Chickpea flour basics

Chickpea flour, also called gram flour, is honestly and truly fantastic. Crispy chickpeas? Great! Hummus? Delicious! Chickpea curry? Fantastic! And how else could it be – baking and cooking with gram flour is a really great option too!

I have never made my own flour out of store-bought dried chickpeas, as I have easy access to inexpensive chickpea flour that already comes in a beautiful uniform consistency that I personally find hard to achieve at home with a food processor. However, the option to grind and sieve both regular chickpeas as well as roasted and toasted chickpeas into flour definitely still exists. Please do report back if this is something you are doing!


Chickpeas and the flour made from grinding them is gluten free and high in protein. This makes using this type of flour a fantastic choice for people who are restricted in their diet and can not or do not wish to consume gluten. The high protein content is also a great way for those plant-based eaters among us to up their protein intake in a simple and delicious way!

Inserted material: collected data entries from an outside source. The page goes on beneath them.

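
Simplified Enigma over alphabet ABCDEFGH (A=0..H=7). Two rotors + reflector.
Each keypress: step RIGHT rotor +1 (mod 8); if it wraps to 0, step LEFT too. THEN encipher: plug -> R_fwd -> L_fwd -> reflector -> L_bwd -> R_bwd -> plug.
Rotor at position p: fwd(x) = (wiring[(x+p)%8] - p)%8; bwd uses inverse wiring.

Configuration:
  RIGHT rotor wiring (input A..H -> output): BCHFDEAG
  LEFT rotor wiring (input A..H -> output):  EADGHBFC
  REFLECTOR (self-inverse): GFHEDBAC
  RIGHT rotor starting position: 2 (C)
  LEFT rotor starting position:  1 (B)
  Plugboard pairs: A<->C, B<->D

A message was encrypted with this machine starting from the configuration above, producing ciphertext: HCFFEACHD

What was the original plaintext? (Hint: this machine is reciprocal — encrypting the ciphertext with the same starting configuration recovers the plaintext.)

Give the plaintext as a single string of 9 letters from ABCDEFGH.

Answer: EEHGDBABC

Derivation:
Char 1 ('H'): step: R->3, L=1; H->plug->H->R->E->L->A->refl->G->L'->D->R'->E->plug->E
Char 2 ('C'): step: R->4, L=1; C->plug->A->R->H->L->D->refl->E->L'->F->R'->E->plug->E
Char 3 ('F'): step: R->5, L=1; F->plug->F->R->C->L->F->refl->B->L'->G->R'->H->plug->H
Char 4 ('F'): step: R->6, L=1; F->plug->F->R->H->L->D->refl->E->L'->F->R'->G->plug->G
Char 5 ('E'): step: R->7, L=1; E->plug->E->R->G->L->B->refl->F->L'->C->R'->B->plug->D
Char 6 ('A'): step: R->0, L->2 (L advanced); A->plug->C->R->H->L->G->refl->A->L'->F->R'->D->plug->B
Char 7 ('C'): step: R->1, L=2; C->plug->A->R->B->L->E->refl->D->L'->E->R'->C->plug->A
Char 8 ('H'): step: R->2, L=2; H->plug->H->R->A->L->B->refl->F->L'->C->R'->D->plug->B
Char 9 ('D'): step: R->3, L=2; D->plug->B->R->A->L->B->refl->F->L'->C->R'->A->plug->C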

I have very quickly grown to love chickpea flour and have experimented rather extensively with it already. I have used it in naan as well as in some chocolate chip cookies, in both cases replacing about ¼ of the wheat flour. 

What really stood out as a stellar recipe was an applesauce cake I made, that I spontaneously made only with chickpeas, not using any actual wheat. When I gave some friends some of the cake to try and asked them to guess what was in it, they correctly guessed all the spices, but not one person even considered that it was made with anything beyond regular degular plain white flour. I thought that was kinda funny, and also a roaring recipe development test, since I suddenly had a cake that was both quite high in protein and also gluten free. So that’s pretty dope. 

I also have used the flour for marinating and making little itty bitty sorta pancakes. Specifically, I have kinda breaded enoki mushrooms in a chickpea-flour-and-egg mixture, and then fried them up (delicious). So overall, I would say, just try it out and see where it gets you, what you like, what doesn’t suit your palate so much.